IndependentFunctionTransformer

fit(X, lengths=None)[source]

Fits the transformer to X.

Parameters:
  • X (Array) –

    Univariate or multivariate observation sequence(s).

    • Should be a single 1D or 2D array.

    • Should have length as the 1st dimension and features as the 2nd dimension.

    • Should be a concatenated sequence if multiple sequences are provided, with respective sequence lengths being provided in the lengths argument for decoding the original sequences.

  • lengths (Array | None) –

    Lengths of the observation sequence(s) provided in X.

    • If None, then X is assumed to be a single observation sequence.

    • len(X) should be equal to sum(lengths).

Returns:

The fitted transformer.

Return type:

IndependentFunctionTransformer

fit_transform(X, lengths=None)

Fits the transformer to the sequence(s) in X and returns a transformed version of X.

Parameters:
  • X (Array) –

    Univariate or multivariate observation sequence(s).

    • Should be a single 1D or 2D array.

    • Should have length as the 1st dimension and features as the 2nd dimension.

    • Should be a concatenated sequence if multiple sequences are provided, with respective sequence lengths being provided in the lengths argument for decoding the original sequences.

  • lengths (Array | None) –

    Lengths of the observation sequence(s) provided in X.

    • If None, then X is assumed to be a single observation sequence.

    • len(X) should be equal to sum(lengths).

Returns:

The transformed data.

Return type:

Array

inverse_transform(X, lengths=None)[source]

Applies the inverse transformation to X.

Parameters:
  • X (Array) –

    Univariate or multivariate observation sequence(s).
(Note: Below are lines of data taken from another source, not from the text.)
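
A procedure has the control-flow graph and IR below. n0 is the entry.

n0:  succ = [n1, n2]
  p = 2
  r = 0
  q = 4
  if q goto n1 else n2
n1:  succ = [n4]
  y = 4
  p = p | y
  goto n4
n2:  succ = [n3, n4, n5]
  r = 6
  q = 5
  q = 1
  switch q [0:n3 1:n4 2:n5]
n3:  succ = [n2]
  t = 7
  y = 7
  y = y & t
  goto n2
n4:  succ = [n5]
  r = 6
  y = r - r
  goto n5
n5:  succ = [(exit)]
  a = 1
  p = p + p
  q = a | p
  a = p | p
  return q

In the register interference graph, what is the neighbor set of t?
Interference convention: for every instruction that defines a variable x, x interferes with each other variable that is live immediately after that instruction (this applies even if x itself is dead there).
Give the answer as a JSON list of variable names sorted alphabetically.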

    • Should be a single 1D or 2D array.

    • Should have length as the 1st dimension and features as the 2nd dimension.

    • Should be a concatenated sequence if multiple sequences are provided, with respective sequence lengths being provided in the lengths argument for decoding the original sequences.
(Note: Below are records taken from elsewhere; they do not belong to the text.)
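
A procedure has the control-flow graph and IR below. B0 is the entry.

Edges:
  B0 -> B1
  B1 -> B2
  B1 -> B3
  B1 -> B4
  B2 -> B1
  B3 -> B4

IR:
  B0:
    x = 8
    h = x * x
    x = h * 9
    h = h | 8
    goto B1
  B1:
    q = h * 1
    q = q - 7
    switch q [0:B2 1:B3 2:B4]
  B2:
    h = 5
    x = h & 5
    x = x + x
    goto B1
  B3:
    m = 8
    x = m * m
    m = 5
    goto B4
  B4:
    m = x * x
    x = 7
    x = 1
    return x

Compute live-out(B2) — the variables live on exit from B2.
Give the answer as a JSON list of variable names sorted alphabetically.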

  • lengths (Array | None) –

    Lengths of the observation sequence(s) provided in X.

    • If None, then X is assumed to be a single observation sequence.

    • len(X) should be equal to sum(lengths).

Returns:

The inverse transformed array.

Return type:

Array

transform(X, lengths=None)[source]

Applies the transformation to X, producing a transformed version of X.

Parameters:
  • X (Array) –

    Univariate or multivariate observation sequence(s).

    • Should be a single 1D or 2D array.

    • Should have length as the 1st dimension and features as the 2nd dimension.

    • Should be a concatenated sequence if multiple sequences are provided, with respective sequence lengths being provided in the lengths argument for decoding the original sequences.

  • lengths (Array | None) –

    Lengths of the observation sequence(s) provided in X.

    • If None, then X is assumed to be a single observation sequence.

    • len(X) should be equal to sum(lengths).

Returns:

The transformed array.

Return type:

Array